SARS-CoV-2. Não é apenas este parente da família dos coronaviridae que contagia, são também os seus efeitos. Contagioso, sim. Mas eis o seu feedback.

Porque o vírus, sendo palavra, é também código e programa e, por esse motivo, é susceptível de ser trabalhado laboratorialmente, é passível de ser copiado e retransmitido; mas continuamos sem sair do domínio escrita, das antropotécnicas.[11]

E o que faz um vírus? Come. Come para fazer cópias exatas de si mesmo, mais e mais, fabricando novas cópias de si e assim, substituindo o hospedeiro, programa-se um corpo vazio. Espreite-se o depoimento técnico do poder do vírus:

“Gentlemen, it was first suggested that we take our own image and examine how it could be made more portable. We found that simple binary coding systems were enough to contain the entire image however they required a large amount of storage space until it was found that the binary information could be written at the molecular level, and our entire image could be contained within a grain of sand. However it was found that these information molecules were not dead matter but exhibited a capacity for life which is found elsewhere in the form of virus. Our virus infects the human and creates our image in him. […] This virus released upon the world would infect the entire population and turn them into our replicas […]. ” Cf. William Burroughs, Nova Express (New York: Grove Press, 1992), 49.

Um vírus, uma tapeworm[12], é também uma unidade ínfima de palavras e imagem. E “[a]ssim concebido, o vírus pode ser feito de encomenda no laboratório”. (Burroughs, A Revolução Electrónica, 64).

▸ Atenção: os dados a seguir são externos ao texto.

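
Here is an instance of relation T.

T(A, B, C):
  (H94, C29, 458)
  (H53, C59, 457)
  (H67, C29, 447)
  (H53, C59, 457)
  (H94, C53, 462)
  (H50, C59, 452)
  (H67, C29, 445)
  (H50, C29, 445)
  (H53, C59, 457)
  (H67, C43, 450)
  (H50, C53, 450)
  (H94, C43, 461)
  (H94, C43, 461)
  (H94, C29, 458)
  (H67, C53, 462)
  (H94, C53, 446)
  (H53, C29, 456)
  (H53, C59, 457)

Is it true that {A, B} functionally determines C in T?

(A=H94, B=C29): 2 rows → C = 458, 458 ✓
(A=H53, B=C59): 4 rows → C = 457, 457, 457, 457 ✓
(A=H67, B=C29): 2 rows → C takes values {447, 445} — violation
(A=H94, B=C53): 2 rows → C takes values {462, 446} — violation
(A=H50, B=C59): 1 row → C = 452 ✓
(A=H50, B=C29): 1 row → C = 445 ✓
(A=H67, B=C43): 1 row → C = 450 ✓
(A=H50, B=C53): 1 row → C = 450 ✓
(A=H94, B=C43): 2 rows → C = 461, 461 ✓
(A=H67, B=C53): 1 row → C = 462 ✓
(A=H53, B=C29): 1 row → C = 456 ✓
Two rows agree on {A, B} but differ on C, so {A, B} → C does not hold.

No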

Pois bem, Covid-19, o contágio começa. E o vírus disse “Images. Millions of Images. That’s what I eat”. Este vírus é uma tapeworm e a sua influência está em ser gravador. Atente-se ao discurso:

— O Gravador 1 diz “I can’t breathe”[13].

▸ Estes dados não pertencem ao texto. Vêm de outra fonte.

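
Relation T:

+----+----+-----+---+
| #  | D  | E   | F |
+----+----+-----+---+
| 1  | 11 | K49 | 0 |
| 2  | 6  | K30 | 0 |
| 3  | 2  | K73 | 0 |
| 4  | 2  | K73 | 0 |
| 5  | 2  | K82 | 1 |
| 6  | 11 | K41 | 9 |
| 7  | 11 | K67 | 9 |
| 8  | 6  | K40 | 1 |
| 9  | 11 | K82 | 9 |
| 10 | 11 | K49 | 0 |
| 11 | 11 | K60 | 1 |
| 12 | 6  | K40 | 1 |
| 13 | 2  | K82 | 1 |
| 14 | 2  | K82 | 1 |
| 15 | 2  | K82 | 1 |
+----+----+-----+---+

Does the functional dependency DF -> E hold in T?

No

(D=11, F=0): rows 1, 10 → E = K49, K49 ✓
(D=6, F=0): row 2 → E = K30 ✓
(D=2, F=0): rows 3, 4 → E = K73, K73 ✓
(D=2, F=1): rows 5, 13, 14, 15 → E = K82, K82, K82, K82 ✓
(D=11, F=9): rows 6, 7, 9 → E takes values {K41, K67, K82} — violation
(D=6, F=1): rows 8, 12 → E = K40, K40 ✓
(D=11, F=1): row 11 → E = K60 ✓
Two rows agree on DF but differ on E, so DF -> E does not hold.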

— Gravador 2 retransmite “I can’t breathe”…. Everywhere. Anywhere (“retransmitir gravações de um acidente pode provocar outro acidente.”)

— Gravador 3, em modo megafone, “Black lives matter!” – diante desta desolação seria inevitável que Adão (gravador 1) recordasse a árdua caminhada que fez depois de o Senhor o ter expulsado do Jardim do Éden[14].

Sabemos como no princípio era a palavra escrita e depois a palavra foi vírus, suscitando a palavra falada, dita, clamada, reclamada, exorada. Gritar é um direito e o sítio de uma desobediência civil conquanto a agitação dos vectores seja colectiva[15] – porque uma mónada[16], um vírus, um indivíduo, nada pode sozinho. Daí que a palavra tenha de ser reinscrita, reproduzida, replicada, de forma a poder operar novas distribuições e inaugurar novos ciclos de contágio. Deveras contagiante: os efeitos sonoros de um motim, se retransmitidos em situação de tumulto, geram um verdadeiro motim, “apitos de polícia gravados atraíram os chuis. Disparos gravados e fá-los-á puxar pelas armas”.[17]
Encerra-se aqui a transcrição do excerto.